Related Work & Insights¶
- vs. SRN-Car/Objaverse-Car: Synthetic data lacks realistic textures; this work provides the first large-scale real-world 3D vehicle data.
- vs. MVMC: ~200 views per vehicle vs. 10; resolution 1920×1440 vs. 600×450; additionally provides pose and depth information.
- vs. Waymo/nuScenes: Vehicle viewpoints and resolution in these autonomous driving datasets are too limited for high-quality per-vehicle reconstruction.
- vs. MVDream and other generation methods: Generation methods fail to produce high-quality vehicles due to multi-view inconsistency; real data remains irreplaceable.

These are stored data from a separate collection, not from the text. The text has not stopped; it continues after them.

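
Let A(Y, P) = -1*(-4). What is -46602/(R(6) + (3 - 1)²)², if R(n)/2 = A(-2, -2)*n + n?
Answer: -23301/2048 ≈ -11.377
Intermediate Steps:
A(Y, P) = 4
R(n) = 10*n (R(n) = 2*(4*n + n) = 2*(5*n) = 10*n)
-46602/(R(6) + (3 - 1)²)² = -46602/(10*6 + (3 - 1)²)² = -46602/(60 + 2²)² = -46602/(60 + 4)² = -46602/(64²) = -46602/4096 = -46602*1/4096 = -23301/2048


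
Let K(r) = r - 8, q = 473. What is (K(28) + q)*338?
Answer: 166634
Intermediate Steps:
K(r) = -8 + r
(K(28) + q)*338 = ((-8 + 28) + 473)*338 = (20 + 473)*338 = 493*338 = 166634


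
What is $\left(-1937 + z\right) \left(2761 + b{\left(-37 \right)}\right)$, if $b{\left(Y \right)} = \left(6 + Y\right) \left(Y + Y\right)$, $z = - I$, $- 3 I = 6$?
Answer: $-9781425$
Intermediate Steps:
$I = -2$ ($I = \left(- \frac{1}{3}\right) 6 = -2$)
$z = 2$ ($z = \left(-1\right) \left(-2\right) = 2$)
$b{\left(Y \right)} = 2 Y \left(6 + Y\right)$ ($b{\left(Y \right)} = \left(6 + Y\right) 2 Y = 2 Y \left(6 + Y\right)$)
$\left(-1937 + z\right) \left(2761 + b{\left(-37 \right)}\right) = \left(-1937 + 2\right) \left(2761 + 2 \left(-37\right) \left(6 - 37\right)\right) = - 1935 \left(2761 + 2 \left(-37\right) \left(-31\right)\right) = - 1935 \left(2761 + 2294\right) = \left(-1935\right) 5055 = -9781425$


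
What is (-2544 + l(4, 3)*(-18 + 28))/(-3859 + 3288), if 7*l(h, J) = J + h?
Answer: 2534/571 ≈ 4.4378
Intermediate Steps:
l(h, J) = J/7 + h/7 (l(h, J) = (J + h)/7 = J/7 + h/7)
(-2544 + l(4, 3)*(-18 + 28))/(-3859 + 3288) = (-2544 + ((⅐)*3 + (⅐)*4)*(-18 + 28))/(-3859 + 3288) = (-2544 + (3/7 + 4/7)*10)/(-571) = (-2544 + 1*10)*(-1/571) = (-2544 + 10)*(-1/571) = -2534*(-1/571) = 2534/571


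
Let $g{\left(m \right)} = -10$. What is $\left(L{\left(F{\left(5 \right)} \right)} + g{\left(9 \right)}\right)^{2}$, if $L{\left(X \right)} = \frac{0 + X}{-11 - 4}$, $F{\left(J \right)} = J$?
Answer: $\frac{961}{9} \approx 106.78$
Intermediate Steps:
$L{\left(X \right)} = - \frac{X}{15}$ ($L{\left(X \right)} = \frac{X}{-15} = X \left(- \frac{1}{15}\right) = - \frac{X}{15}$)
$\left(L{\left(F{\left(5 \right)} \right)} + g{\left(9 \right)}\right)^{2} = \left(\left(- \frac{1}{15}\right) 5 - 10\right)^{2} = \left(- \frac{1}{3} - 10\right)^{2} = \left(- \frac{31}{3}\right)^{2} = \frac{961}{9}$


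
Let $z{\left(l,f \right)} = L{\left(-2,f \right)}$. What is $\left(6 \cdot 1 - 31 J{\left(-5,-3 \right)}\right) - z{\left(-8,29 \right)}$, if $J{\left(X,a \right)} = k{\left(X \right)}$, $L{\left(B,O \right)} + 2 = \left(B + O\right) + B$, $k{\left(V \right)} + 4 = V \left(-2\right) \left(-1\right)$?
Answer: $417$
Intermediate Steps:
$k{\left(V \right)} = -4 + 2 V$ ($k{\left(V \right)} = -4 + V \left(-2\right) \left(-1\right) = -4 + - 2 V \left(-1\right) = -4 + 2 V$)
$L{\left(B,O \right)} = -2 + O + 2 B$ ($L{\left(B,O \right)} = -2 + \left(\left(B + O\right) + B\right) = -2 + \left(O + 2 B\right) = -2 + O + 2 B$)
$J{\left(X,a \right)} = -4 + 2 X$
$z{\left(l,f \right)} = -6 + f$ ($z{\left(l,f \right)} = -2 + f + 2 \left(-2\right) = -2 + f - 4 = -6 + f$)
$\left(6 \cdot 1 - 31 J{\left(-5,-3 \right)}\right) - z{\left(-8,29 \right)} = \left(6 \cdot 1 - 31 \left(-4 + 2 \left(-5\right)\right)\right) - \left(-6 + 29\right) = \left(6 - 31 \left(-4 - 10\right)\right) - 23 = \left(6 - -434\right) - 23 = \left(6 + 434\right) - 23 = 440 - 23 = 417$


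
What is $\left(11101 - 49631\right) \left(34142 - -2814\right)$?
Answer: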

- Insight: The paradigm of large-scale 3D data collection via smartphones is generalizable to other object categories (e.g., furniture, buildings).
Rating¶
- Novelty: ⭐⭐⭐⭐ First large-scale real-world 3D vehicle dataset; three-lighting-condition design is novel.
- Experimental Thoroughness: ⭐⭐⭐⭐⭐ Comprehensive benchmarking across multiple 2D and 3D downstream tasks.
- Writing Quality: ⭐⭐⭐⭐ Dataset characteristics and collection pipeline are clearly described with thorough statistical analysis.
- Value: ⭐⭐⭐⭐⭐ Fills a critical gap in real-world 3D vehicle datasets with significant practical implications for autonomous driving simulation.
- Overall: A benchmark contribution for dataset papers; the complete collect–process–annotate–benchmark pipeline serves as a valuable reference for future work.